I/We have had experience of Dogs before, but I have never come across needing to "Break a Dogs Paws In" before we can take them for Long Walks and I am now feeling rather Ashamed and Guilty in finding out that I have hurt my "Baby" though inadvertently, by taking her out for what should have been a great Bonding Experience for both of us!

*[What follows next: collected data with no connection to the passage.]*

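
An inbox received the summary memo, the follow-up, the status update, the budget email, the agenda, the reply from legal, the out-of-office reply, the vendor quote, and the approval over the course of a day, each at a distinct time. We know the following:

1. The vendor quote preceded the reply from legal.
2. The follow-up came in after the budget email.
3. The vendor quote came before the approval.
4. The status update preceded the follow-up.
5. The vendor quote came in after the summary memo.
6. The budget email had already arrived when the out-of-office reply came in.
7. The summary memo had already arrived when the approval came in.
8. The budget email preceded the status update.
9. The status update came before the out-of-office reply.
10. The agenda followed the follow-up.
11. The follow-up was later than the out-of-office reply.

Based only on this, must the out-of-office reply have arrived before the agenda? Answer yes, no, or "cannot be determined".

Chain the constraints: the out-of-office reply → the follow-up → the agenda. Each link is directly stated, so the out-of-office reply comes before the agenda.

yes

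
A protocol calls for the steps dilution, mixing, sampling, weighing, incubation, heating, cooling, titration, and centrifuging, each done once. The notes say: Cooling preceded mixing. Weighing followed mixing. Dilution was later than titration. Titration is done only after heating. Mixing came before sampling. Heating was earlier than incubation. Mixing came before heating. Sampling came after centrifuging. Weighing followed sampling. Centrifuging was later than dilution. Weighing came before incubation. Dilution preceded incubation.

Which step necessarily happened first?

Cooling has a chain of constraints placing it before every other step, so cooling must be first.

cooling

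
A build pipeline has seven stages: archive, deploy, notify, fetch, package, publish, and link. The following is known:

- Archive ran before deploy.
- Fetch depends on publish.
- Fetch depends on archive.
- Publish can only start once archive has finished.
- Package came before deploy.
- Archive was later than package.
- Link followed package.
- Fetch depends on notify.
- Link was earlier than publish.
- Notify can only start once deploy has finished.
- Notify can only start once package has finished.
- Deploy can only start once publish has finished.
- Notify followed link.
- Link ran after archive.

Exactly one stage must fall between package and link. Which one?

Tracing the constraints gives package → archive → link, so archive sits after package and before link.
No other stage is forced both after package and before link.

archive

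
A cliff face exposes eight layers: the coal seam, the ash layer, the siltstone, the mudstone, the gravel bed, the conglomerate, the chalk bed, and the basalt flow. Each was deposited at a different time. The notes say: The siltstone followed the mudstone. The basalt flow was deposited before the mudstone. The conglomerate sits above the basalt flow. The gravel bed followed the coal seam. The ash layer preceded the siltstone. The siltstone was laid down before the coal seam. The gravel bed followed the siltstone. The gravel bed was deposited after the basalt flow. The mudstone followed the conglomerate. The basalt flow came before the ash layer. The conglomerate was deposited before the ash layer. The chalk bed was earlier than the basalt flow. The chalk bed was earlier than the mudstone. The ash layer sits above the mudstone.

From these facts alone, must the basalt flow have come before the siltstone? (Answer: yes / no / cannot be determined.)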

Has anyone else come across this Situation? And what can I do about it?


----------



## John N (Sep 11, 2020)

Why is this Post "Awaiting approval before being displayed publicly"?


----------



## texasred (Jan 29, 2012)

Some members share ip addresses with past spammers. When this happens our spamware catches it. Then one of the 3 volunteers on the forum, has to approve the post. We are not on here 24/7, so it can take a few hours for us to approve a post. I try to check in a few times a day.


----------



## John N (Sep 11, 2020)

texasred said:


> Some members share ip addresses with past spammers. When this happens our spamware catches it. Then one of the 3 volunteers on the forum, has to approve the post. We are not on here 24/7, so it can take a few hours for us to approve a post. I try to check in a few times a day.


Thanks for that, does that mean you suspect that I have a IP Address than falls foul of your Spam ware?


----------



## texasred (Jan 29, 2012)

Yes.
Some spammers can have quite a few IP addresses. One spammer in particular has over 30, that I'm aware of. The spamware just knows the ip address has been marked as spam in the passed. It does not differentiate between members. I can ask if someone higher up the food chain (Tech) if anything can be done to fix the problem, without unleashes tons of spammers.


----------



## texasred (Jan 29, 2012)

As far as puppies, and pavement. 
I don't take my puppies for walks on hard surfaces. I want to protect their joints. We wear $200 pairs of shoes, to cushion our feet, and joints. Dogs don't have that luxury. Instead I only walk, run and play with them natural surfaces outside. The natural surfaces will toughen up the pads over time.
Find some trails, and grassy areas to take your pup. Save the sidewalks for when your pup is a little older. 

Mushers Secret is what I use on my dogs pads for certain areas. It's a wax that helps create a barrier between your dog's pads, and the surface.


----------